August CPI is released Wednesday morning at 8:30am ET. Reviewing Wall Street consensus (see below), it seems like the Street is ready for a "hot" CPI print, above the Core MoM consensus of +0.20%. In fact, the closely watched Goldman Sachs estimate is +0.24% Core.
* On the surface, this feels like a possible disappointment, because this breaks the string of 2 consecutive months of Core CPI MoM of +0.16% or lower. A +0.24% MoM is still impressive because it is 2.88% annualized, but we all know that markets care about "on the margin" and this, on the margin, is a miss.
* Our data science team, led by "tireless Ken," looked at the last 10 CPI prints and subsequent equity market reaction:
-- 6 saw Core CPI MoM "hotter" than consensus (above) +0.01% to +0.10%
-- 4 of 6 times, equities gained in the following week
-- 5 of 6 times, equities gained on the day of CPI
* So, perhaps this is not entirely bad news, even if it feels like a miss. Why? I think it depends on the details. In our view, the monthly CPI reports are subject to noise and variability and the source of higher CPI is often idiosyncratic. The key, in our view, is that shelter and vehicles represent 57% of Core CPI and 71% of the rise in Core CPI.

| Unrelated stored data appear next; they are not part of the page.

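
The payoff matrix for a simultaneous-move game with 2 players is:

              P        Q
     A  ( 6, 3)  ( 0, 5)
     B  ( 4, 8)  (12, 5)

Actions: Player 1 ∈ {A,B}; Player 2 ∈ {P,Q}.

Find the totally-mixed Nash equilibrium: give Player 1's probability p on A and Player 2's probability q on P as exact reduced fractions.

P1 indiff ⇒ q·6+(1-q)·0 = q·4+(1-q)·12 ⇒ q(2) = (1-q)(12) ⇒ q = 6/7
P2 indiff ⇒ p·3+(1-p)·8 = p·5+(1-p)·5 ⇒ p(-2) = (1-p)(-3) ⇒ p = 3/5

P1 mixes 3/5 on A; P2 mixes 6/7 on P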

-- used cars are set to fall 10% and perhaps as much as 29% over next few years
-- shelter CPI is lagging real-time measures
* So our take is that Core CPI is set to soften. In fact, there remain more "green shoots" of disinflation. Bloomberg had an article Tuesday (link-> here) highlighting that Adobe (ADBE) -4.00% tracking shows online good prices fell -3.2% in August, a sign of outright deflation. And this is the largest decline in 3.5 years and one has to go to depths of pandemic crash to see such declines.
* Moreover, Fed funds futures have calmed down a bit and the odds of a November hike are back down to 35% from >48% a few weeks ago. It could jump today (9/13) though.
* Equity markets are most closely watching yields and it will be important for US 10-yr yields to soften from the current 4.28%, although Mark Newton has warned this could surge to >4.35% near-term. That would pressure stocks.
* This ultimately shows how stocks have again become a "game of inches" and September is shaping up to be tough.
Bottom line: We worry of a "hot" CPI but we think stocks are likely power through that.
We still have the view that weakness in September is front loaded. But equities sure feel pretty nervous. I guess we should expect some relief today, even if CPI is not great. That said, this is a stark reminder that we are in a period of transition in consensus thinking:
* Many are convinced the US is heading for a hard landing vs our "soft" view. There is no decisive break year.
* Many are convinced that inflation is sticky and will surge again as the US economy picks up momentum. A "hot" CPI will bolster this argument, but our view is inflation is set to track lower.
* Sentiment is cautious and the latest BofA Fund Manager Survey (FMS) shows Bonds, Healthcare and Utilities are the Overweights.
We would like to see a "soft" Core CPI of +0.16% to +0.18% but consensus seems to be shifting towards a higher number.